The complete code i have is
import re
filepath = r'filepath\Q_P.txt'
regex = r"^([a-zA-Z]:)\\(?:.*\\)?(\d{2}-\d{2}-\d{4}[a-zA-Z]?)"
with open('Q_P.txt', 'r') as f:
text = f.read()
match = re.search(regex, text)
if match:
print(f"{match.group(1)} {match.group(2)}")
it seems to run fine but it returns no matches when i know the text file does infact have multiple strings that should match. Some examples of the strings in text files are as follows:
Q:\Region10LOMAs\FY 98\98-10-2537A.pdf
Q:\Region10LOMAs\FY 98\98-10-3222A.pdf
P:\DBI_rescans\11-05-4377A.pdf
P:\DBI_rescans\11-05-4378A.pdf
the output i am looking for would be along the lines of
Q:98-10-2537A
Q:98-10-3222A
P:11-05-4377A
P:11-05-4378A
Just wondering what im missing in order to actually get matches rather than it running through the code without errors and outputting nothing
>Solution :
You put a ^ at the front of your regex, so it only matches at the start of the string; you could only match the very first line in your file.

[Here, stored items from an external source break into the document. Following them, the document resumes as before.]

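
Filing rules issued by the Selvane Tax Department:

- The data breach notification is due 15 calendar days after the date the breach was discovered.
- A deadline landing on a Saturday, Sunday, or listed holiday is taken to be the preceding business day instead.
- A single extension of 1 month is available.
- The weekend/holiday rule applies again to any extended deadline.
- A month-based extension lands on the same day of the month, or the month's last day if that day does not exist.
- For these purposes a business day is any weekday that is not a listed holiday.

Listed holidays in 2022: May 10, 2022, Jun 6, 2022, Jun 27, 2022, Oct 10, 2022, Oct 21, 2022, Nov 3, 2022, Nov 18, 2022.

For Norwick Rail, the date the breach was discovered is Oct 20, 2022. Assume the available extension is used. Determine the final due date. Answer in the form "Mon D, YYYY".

15 calendar days after Oct 20, 2022 is Nov 4, 2022.
Nov 4, 2022 (Friday) is already a business day.
The 1 month extension carries Nov 4, 2022 to Dec 4, 2022.
Dec 4, 2022 is a Sunday; the preceding business day is Dec 2, 2022 (Friday).
Final deadline: Dec 2, 2022.

Dec 2, 2022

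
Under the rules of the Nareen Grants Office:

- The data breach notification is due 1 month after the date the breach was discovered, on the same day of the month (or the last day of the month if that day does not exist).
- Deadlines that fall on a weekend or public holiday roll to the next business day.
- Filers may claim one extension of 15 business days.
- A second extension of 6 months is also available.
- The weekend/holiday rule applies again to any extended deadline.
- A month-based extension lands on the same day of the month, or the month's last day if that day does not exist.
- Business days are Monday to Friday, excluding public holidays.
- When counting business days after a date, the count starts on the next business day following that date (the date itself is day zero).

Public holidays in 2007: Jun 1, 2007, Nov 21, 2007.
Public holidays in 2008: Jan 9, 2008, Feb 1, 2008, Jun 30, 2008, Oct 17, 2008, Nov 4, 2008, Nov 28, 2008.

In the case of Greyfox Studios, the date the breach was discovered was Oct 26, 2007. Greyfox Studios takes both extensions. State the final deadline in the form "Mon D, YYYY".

1 month from Oct 26, 2007 is Nov 26, 2007.
Nov 26, 2007 is a Monday and not a listed holiday, so it stands.
Applying the 15-business-day extension: 15 business days after Nov 26, 2007 is Dec 17, 2007.
Dec 17, 2007 (Monday) is already a business day.
The 6 months extension carries Dec 17, 2007 to Jun 17, 2008.
Jun 17, 2008 falls on a Tuesday, which is a business day, so no adjustment is needed.
The final due date is Jun 17, 2008.

Jun 17, 2008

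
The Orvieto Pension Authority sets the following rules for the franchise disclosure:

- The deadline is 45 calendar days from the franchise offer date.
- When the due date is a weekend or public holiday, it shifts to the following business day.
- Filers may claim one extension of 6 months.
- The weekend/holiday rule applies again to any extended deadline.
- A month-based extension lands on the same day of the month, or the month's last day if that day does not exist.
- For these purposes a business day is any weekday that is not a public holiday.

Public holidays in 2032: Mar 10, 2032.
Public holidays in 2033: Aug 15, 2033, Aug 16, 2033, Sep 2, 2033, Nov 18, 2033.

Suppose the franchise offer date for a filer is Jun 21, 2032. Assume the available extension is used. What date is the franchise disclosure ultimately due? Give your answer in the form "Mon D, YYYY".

Feb 7, 2033

Adding 45 calendar days to Jun 21, 2032 gives Aug 5, 2032.
Aug 5, 2032 is a Thursday and not a listed holiday, so it stands.
Applying the 6 months extension: 6 months after Aug 5, 2032 is Feb 5, 2033.
Feb 5, 2033 falls on a Saturday. Rolling to the next business day gives Feb 7, 2033, a Monday.
The final due date is Feb 7, 2033.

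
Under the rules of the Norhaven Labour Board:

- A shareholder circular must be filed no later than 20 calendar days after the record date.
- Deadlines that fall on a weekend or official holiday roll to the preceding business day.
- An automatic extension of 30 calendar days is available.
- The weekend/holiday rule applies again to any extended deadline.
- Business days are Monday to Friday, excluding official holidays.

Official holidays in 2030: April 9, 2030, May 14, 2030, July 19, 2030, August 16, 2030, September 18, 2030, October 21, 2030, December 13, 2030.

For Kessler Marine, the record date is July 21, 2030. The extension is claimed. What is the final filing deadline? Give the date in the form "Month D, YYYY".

September 6, 2030

Trigger date July 21, 2030 + 20 calendar days = August 10, 2030.
August 10, 2030 is a Saturday, so it moves to the preceding business day, August 9, 2030 (Friday).
Applying the 30-calendar-day extension: August 9, 2030 + 30 days = September 8, 2030.
September 8, 2030 is a Sunday, so it moves to the preceding business day, September 6, 2030 (Friday).
Deadline: September 6, 2030.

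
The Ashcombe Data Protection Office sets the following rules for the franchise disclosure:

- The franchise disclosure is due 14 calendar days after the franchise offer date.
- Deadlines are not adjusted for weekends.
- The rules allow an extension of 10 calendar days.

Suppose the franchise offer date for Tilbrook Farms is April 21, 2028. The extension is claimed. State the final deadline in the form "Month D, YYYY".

May 15, 2028

Adding 14 calendar days to April 21, 2028 gives May 5, 2028.
May 5, 2028 falls on a Friday. The rules make no weekend/holiday allowance, so it remains May 5, 2028.
Applying the 10-calendar-day extension: May 5, 2028 + 10 days = May 15, 2028.
No adjustment is made for weekends or holidays, so May 15, 2028 stands.
Final deadline: May 15, 2028.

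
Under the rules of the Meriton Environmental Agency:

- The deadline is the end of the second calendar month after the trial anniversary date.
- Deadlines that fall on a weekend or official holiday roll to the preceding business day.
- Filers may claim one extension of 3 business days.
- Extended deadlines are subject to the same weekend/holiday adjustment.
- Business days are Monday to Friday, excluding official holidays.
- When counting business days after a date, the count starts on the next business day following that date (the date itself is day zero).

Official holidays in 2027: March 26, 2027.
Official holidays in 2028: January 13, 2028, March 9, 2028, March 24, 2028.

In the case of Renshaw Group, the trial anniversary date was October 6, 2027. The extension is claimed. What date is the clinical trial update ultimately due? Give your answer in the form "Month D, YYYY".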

To allow it to match at the start of any line in a multiline string, add the re.M/re.MULTILINE flag:
match = re.search(regex, text, re.M)
Or just loop over your file by line and apply the unmodified regex:
compiled_re = re.compile(regex) # Precompiling removes cache lookup costs of
# module level functions
with open('Q_P.txt', 'r') as f:
for line in f:
match = compiled_re.match(line)
if match:
print(f"{match.group(1)} {match.group(2)}")
# Optionally break here if you really only want data on one hit
which (assuming you wanted to find all matches) is likely a little slower than finditer on the whole file’s data at once when the file fits in memory, but means you can run against files of essentially arbitrary size.